No ano de 2014, ou seja, logo após as alterações acima mencionadas na legislação me deparei do ponto de vista profissional com processos de fiscalização na cidade de Garopaba, Estado de Santa Catarina, onde tive a oportunidade de visualizar as primeiras intepretações dos pontos de vista técnico e jurídico dos órgãos ambientais e do Mistério Público.
Diante deste envolvimento direto nestes casos, foi possível verificar a evolução da interpretação da legislação por estes entes públicos, bem como a discrepância entre os métodos de aplicação dos parâmetros estabelecidos pelo Código Florestal de 2012.
Um caso emblemático, refere-se ao local denominado “Morro do Capão” que trata-se de um relevo, considerado por alguns, como serra isolada em meio à planície costeira na baia de Garopaba, Estado de Santa Catarina, abrangendo desde a praia da Vigia, passando pela praia do Silveira e, terminando, na praia da Ferrugem.
O referido caso teve inicio através de um inquérito civil aberto em 2014 pelo Ministério Público Estadual, onde tive a oportunidade de acompanhar os trabalhos iniciais. Referido trabalho, que iniciou para apurar a suposta construção irregular de uma residência, ao longo dos anos, evoluiu para um estudo técnico que identificou uma duvidosa área de preservação permanente de 321 hectares, com 217 edificações e 92 feições antrópicas, entre residências e empreendimentos de fins econômicos.
Tal caso, ao meu ver, se torna mais emblemático, ao passo que grande parcela deste território identificado encontra-se dentro da APA da Baleia Franca (unidade de conservação regulada pelo ICMBIO).
No decorrer destes anos, pude verificar um verdadeiro descompasso entre todos os entes públicos que participaram dos trabalhos, tornando evidente a fragilidade da legislação ambiental protetiva. Não houve consenso técnico/jurídico entre os órgãos, ou seja, houve grande divergência quanto a intepretação da legislação e a metodológica para sua aplicação.
Nessa linha, identificamos diversas metodologias distintas para aplicação da denominada APP TOPO DE MORRO, inclusive, em perícias ambientais realizadas em processos no mesmo local em comento.

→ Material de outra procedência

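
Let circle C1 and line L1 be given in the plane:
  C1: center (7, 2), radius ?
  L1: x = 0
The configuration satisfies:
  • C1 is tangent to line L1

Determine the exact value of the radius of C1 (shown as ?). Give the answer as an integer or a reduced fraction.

1. [C1‖L1]  r_C1² − 49 = 0  ⇒  r_C1 = 7 (r>0 drops 1)

7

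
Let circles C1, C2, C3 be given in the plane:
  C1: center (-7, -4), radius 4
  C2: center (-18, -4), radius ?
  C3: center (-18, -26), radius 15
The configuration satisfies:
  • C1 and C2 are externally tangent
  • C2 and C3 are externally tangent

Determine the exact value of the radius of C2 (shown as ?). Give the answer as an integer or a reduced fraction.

7

1. [ext C1·C2]  r_C2² + 8r_C2 − 105 = 0  ⇒  r_C2 = 7 (r>0 drops 1)
2. [ext C2·C3]  r_C2² + 30r_C2 − 259 = 0  ⇒  r_C2 = 7 (r>0 drops 1)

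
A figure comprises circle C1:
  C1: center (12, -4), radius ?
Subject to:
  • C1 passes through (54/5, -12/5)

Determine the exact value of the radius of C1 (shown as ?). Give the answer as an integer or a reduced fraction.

2

1. [C1∋P]  r_C1² − 4 = 0  ⇒  r_C1 = 2 (r>0 drops 1)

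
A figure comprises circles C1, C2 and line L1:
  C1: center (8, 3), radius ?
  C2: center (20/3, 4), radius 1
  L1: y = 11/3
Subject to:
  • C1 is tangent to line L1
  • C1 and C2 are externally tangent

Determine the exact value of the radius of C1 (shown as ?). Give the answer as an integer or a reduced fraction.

1. [C1‖L1]  r_C1² − 4/9 = 0  ⇒  r_C1 = 2/3 (r>0 drops 1)
2. [ext C1·C2]  r_C1² + 2r_C1 − 16/9 = 0  ⇒  r_C1 = 2/3 (r>0 drops 1)

2/3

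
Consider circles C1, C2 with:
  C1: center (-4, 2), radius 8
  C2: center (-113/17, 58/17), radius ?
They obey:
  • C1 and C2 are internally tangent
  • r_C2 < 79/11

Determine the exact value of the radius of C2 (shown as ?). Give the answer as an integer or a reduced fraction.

5

1. [int C1,C2]  r_C2² − 16r_C2 + 55 = 0  ⇒  r_C2 = 5 or 11
2. given r_C2 < 79/11: keep 5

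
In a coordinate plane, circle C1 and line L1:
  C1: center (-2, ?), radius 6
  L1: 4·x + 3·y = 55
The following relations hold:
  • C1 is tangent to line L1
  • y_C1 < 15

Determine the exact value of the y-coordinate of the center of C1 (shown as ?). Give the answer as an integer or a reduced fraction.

11

1. [C1‖L1]  y_C1² − 42y_C1 + 341 = 0  ⇒  y_C1 = 11 or 31
2. given y_C1 < 15: keep 11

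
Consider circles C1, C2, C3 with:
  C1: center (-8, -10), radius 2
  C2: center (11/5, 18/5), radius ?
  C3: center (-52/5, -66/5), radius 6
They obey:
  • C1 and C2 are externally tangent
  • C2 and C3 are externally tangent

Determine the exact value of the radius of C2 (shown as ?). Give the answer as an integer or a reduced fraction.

1. [ext C1·C2]  r_C2² + 4r_C2 − 285 = 0  ⇒  r_C2 = 15 (r>0 drops 1)
2. [ext C2·C3]  r_C2² + 12r_C2 − 405 = 0  ⇒  r_C2 = 15 (r>0 drops 1)

15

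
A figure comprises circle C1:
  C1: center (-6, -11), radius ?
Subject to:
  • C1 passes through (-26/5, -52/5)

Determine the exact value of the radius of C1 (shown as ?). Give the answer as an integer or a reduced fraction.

1. [C1∋P]  r_C1² − 1 = 0  ⇒  r_C1 = 1 (r>0 drops 1)

1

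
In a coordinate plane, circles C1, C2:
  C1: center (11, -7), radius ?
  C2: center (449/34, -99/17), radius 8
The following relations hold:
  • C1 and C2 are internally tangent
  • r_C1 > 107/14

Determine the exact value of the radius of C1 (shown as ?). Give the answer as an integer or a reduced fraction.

1. [int C1,C2]  r_C1² − 16r_C1 + 231/4 = 0  ⇒  r_C1 = 11/2 or 21/2
2. given r_C1 > 107/14: keep 21/2

21/2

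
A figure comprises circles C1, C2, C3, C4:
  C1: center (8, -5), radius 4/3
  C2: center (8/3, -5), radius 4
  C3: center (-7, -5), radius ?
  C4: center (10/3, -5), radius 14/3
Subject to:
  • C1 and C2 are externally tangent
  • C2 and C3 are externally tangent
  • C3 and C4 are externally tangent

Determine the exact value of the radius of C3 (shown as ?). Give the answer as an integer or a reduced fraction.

1. [ext C2·C3]  r_C3² + 8r_C3 − 697/9 = 0  ⇒  r_C3 = 17/3 (r>0 drops 1)
2. [ext C3·C4]  r_C3² + (28/3)r_C3 − 85 = 0  ⇒  r_C3 = 17/3 (r>0 drops 1)

17/3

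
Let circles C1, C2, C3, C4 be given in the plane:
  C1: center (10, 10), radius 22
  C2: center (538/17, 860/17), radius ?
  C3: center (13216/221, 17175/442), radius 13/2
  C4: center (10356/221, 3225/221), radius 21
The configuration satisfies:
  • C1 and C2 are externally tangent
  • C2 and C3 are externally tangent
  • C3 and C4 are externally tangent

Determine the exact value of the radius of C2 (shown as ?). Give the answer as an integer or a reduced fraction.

24

1. [ext C1·C2]  r_C2² + 44r_C2 − 1632 = 0  ⇒  r_C2 = 24 (r>0 drops 1)
2. [ext C2·C3]  r_C2² + 13r_C2 − 888 = 0  ⇒  r_C2 = 24 (r>0 drops 1)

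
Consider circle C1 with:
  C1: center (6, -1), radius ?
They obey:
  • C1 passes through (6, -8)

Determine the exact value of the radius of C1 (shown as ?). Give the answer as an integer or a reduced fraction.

1. [C1∋P]  r_C1² − 49 = 0  ⇒  r_C1 = 7 (r>0 drops 1)

7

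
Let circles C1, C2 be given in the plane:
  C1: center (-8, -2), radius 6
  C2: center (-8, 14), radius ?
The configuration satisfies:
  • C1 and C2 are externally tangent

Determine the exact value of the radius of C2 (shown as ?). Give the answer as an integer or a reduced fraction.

10

1. [ext C1·C2]  r_C2² + 12r_C2 − 220 = 0  ⇒  r_C2 = 10 (r>0 drops 1)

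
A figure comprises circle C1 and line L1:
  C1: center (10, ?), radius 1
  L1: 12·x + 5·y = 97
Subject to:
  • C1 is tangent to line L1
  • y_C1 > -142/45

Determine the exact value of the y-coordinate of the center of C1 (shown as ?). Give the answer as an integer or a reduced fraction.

1. [C1‖L1]  y_C1² + (46/5)y_C1 + 72/5 = 0  ⇒  y_C1 = -36/5 or -2
2. given y_C1 > -142/45: keep -2

-2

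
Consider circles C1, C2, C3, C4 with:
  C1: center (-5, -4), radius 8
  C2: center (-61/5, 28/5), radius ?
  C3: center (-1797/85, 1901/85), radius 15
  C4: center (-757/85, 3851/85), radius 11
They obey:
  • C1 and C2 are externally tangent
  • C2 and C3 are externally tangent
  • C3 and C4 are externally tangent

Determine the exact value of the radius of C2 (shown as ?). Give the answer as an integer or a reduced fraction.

1. [ext C1·C2]  r_C2² + 16r_C2 − 80 = 0  ⇒  r_C2 = 4 (r>0 drops 1)
2. [ext C2·C3]  r_C2² + 30r_C2 − 136 = 0  ⇒  r_C2 = 4 (r>0 drops 1)

4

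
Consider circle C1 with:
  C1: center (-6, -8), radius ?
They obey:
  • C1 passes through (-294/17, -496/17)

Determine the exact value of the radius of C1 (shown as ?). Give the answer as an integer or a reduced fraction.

1. [C1∋P]  r_C1² − 576 = 0  ⇒  r_C1 = 24 (r>0 drops 1)

24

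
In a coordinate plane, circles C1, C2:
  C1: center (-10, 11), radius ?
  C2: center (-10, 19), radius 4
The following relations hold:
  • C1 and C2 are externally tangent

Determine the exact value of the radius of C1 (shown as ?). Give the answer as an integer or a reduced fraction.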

O Ministério Publico Estadual, através de seu Centro Operacional Técnico, foi evoluindo os estudos diante da sua intenção de tornar conclusiva sua tese quanto a existência da área de preservação. Foram realizados diversos pareceres técnicos de complementação, onde, inclusive, foi realizado a identificação das áreas de risco alto e muito alto.
Nesse imbróglio, para nossa surpresa, muitas dessas áreas, contam com empreendimentos que passaram pelo rigoroso crivo de licenciamento ambiental do Estado de Santa Catarina, gerando a seguinte pergunta: Ora, como é possível tamanha divergência entre órgãos do mesmo Estado?
Além disso, como visto, a área possui ocupação urbana autorizada pelo Município, que inclusive, declarou no Plano Diretor como área urbanizável sem nenhum tipo de restrição quanto ao topo dos morros.
As maiores divergências relacionadas ao tema, de alta complexidade no direito ambiental, estão relacionadas a interpretação técnica do tipo de relevo (ondulado ou não ondulado), bem como ao conceito e método de aferição do que diz a lei: “inclinação média maior de 25°”.
Assim, as grandes controvérsias neste tema estão diretamente relacionadas a obrigação (ou não) de que a média superior a 25° seja calculada entre o topo e a obrigação (ou não) de mensurar a declividade de toda a elevação.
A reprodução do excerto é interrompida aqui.